マンイーター            「評価 B」

オーストラリアのノーザンテリトリー州にある、カカドゥ国立公園。広大な湿地帯に無数のイリエワニが棲息するこの地では、体長6メートル超のワニを間近で見物できるリバークルーズが観光客の人気を集めていた。そこで新聞記者のピートは取材のため、他の観光客らと共に、ケイトとその愛犬ケビンがガイドを務めるクルージングに参加した。途中、ケイトの知り合いのニールが妨害してくるトラブルがありながらも、大事には至らずにクルーズは終了。しかしボートが帰路につこうとした時、上流の方角で救難信号が出ているのを観光客の1人が目撃した。ケイトは急遽ボートの進路を変更し、本来立入禁止の区域に突入し、現場に到着する。そこには転覆したボートの残骸と、水面に浮かぶ死体らしきものが。どうやらイリエワニに襲われたらしい。とそこへ、突如イリエワニが出現し、ケイトたちのボートに体当たりをしてきた。ボートは中州に押し上げられ、航行不能に。無線機はなく、助けを呼べない。更に川は増水しており、中州が沈むのは時間の問題。このままでは、全員がイリエワニの餌食になってしまう。そんな中、偶然やってきたニールが同じくボートを攻撃され、一行に合流。彼のアイディアで、川辺の木にロープをかけて脱出しようとしたが、敢え無く失敗。次にピートは、錨に餌をつけてワニに喰わせ、動きを封じている隙に陸地まで逃げる作戦を立て、実行に移した。イリエワニはまんまと餌にひっかかり、ロープを引っ張りもがき苦しむ。その間に観光客たちは川を泳ぎ、次々と陸地に逃げ込んだ。だがケイトが泳ぎ出したとき、ワニは錨から脱出。彼女に食らいつくと、自らの巣へと連れ去っていった。ピートはその様子を目の当たりにして愕然となりながら、陸地まで泳いでいった。ところが上陸した途端、犬のケビンが彼を先導するかのように森の中を走っていった。後をついていくと、入江の岩場に辿り着く。そこにはワニに襲われた人々の死体が転がっていた。そう、ここはイリエワニの巣だった。そして巣の奥には、重傷を負いながらも命を繋ぎとめていたケイトがいた。ピートは彼女を連れて巣を脱出しようとするが、戻ってきたイリエワニと鉢合わせ。侵入者を排除するべく猛然と攻撃してくるイリエワニに、ピートは懸命に立ち向かった…。

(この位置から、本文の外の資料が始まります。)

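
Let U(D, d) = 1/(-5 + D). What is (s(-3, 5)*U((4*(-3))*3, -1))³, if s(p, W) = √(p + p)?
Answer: 6*I*√6/68921 ≈ 0.00021324*I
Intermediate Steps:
s(p, W) = √2*√p (s(p, W) = √(2*p) = √2*√p)
(s(-3, 5)*U((4*(-3))*3, -1))³ = ((√2*√(-3))/(-5 + (4*(-3))*3))³ = ((√2*(I*√3))/(-5 - 12*3))³ = ((I*√6)/(-5 - 36))³ = ((I*√6)/(-41))³ = ((I*√6)*(-1/41))³ = (-I*√6/41)³ = 6*I*√6/68921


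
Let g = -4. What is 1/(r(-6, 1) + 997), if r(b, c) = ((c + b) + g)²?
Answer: 1/1078 ≈ 0.00092764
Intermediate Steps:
r(b, c) = (-4 + b + c)² (r(b, c) = ((c + b) - 4)² = ((b + c) - 4)² = (-4 + b + c)²)
1/(r(-6, 1) + 997) = 1/((-4 - 6 + 1)² + 997) = 1/((-9)² + 997) = 1/(81 + 997) = 1/1078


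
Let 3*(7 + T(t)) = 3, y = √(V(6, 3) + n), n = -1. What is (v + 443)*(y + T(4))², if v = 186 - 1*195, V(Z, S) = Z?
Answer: 17794 - 5208*√5 ≈ 6148.6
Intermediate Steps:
v = -9 (v = 186 - 195 = -9)
y = √5 (y = √(6 - 1) = √5 ≈ 2.2361)
T(t) = -6 (T(t) = -7 + (⅓)*3 = -7 + 1 = -6)
(v + 443)*(y + T(4))² = (-9 + 443)*(√5 - 6)² = 434*(-6 + √5)²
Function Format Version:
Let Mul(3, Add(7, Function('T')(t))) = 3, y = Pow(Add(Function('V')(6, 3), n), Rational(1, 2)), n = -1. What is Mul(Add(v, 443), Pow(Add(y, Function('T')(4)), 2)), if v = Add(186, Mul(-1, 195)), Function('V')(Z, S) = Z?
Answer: Add(17794, Mul(-5208, Pow(5, Rational(1, 2)))) ≈ 6148.6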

湿地帯に観光に来た人々がワニにボートを破壊されて危機に瀕する──という舞台設定が同年同国制作の「ブラック・ウォーター」と丸被りしていた、オーストラリア産ワニ映画。全体的な出来で言えば「ブラック・ウォーター」の方に軍配が上がる。本作は遭難する人数が多いことや、川の増水が台詞による説明で済まされていたことなんかがあって、追い詰められたという絶望感に乏しかった。またワニの襲撃回数は本作の方が多いものの、大抵の襲撃は画面上で直接描写されず、「物音がして振り返ったら1人がいない」といった具合で処理されている。そんなものだから残虐表現は望めず、いくら数を重ねたところで心に響いてこなかった。
そんな本作だが、終盤のワニとの対決シーンは白眉の出来。ろくな武器もない状況で巨大なワニの攻撃をかわし、反撃の糸口を見つけていくシチュエーションは幾らなんでも美味しすぎる。武装して立ち向かうのが当たり前のワニ映画において、ここまで生身の戦いを見せ付ける作品が他にあっただろうか。画面が暗すぎるのが少々難ではあるものの、このクライマックスだけでそれまでの凡庸な印象は一気に吹き飛んでしまった。盛り上げるべきところを心得ている、実にナイスな作品だった。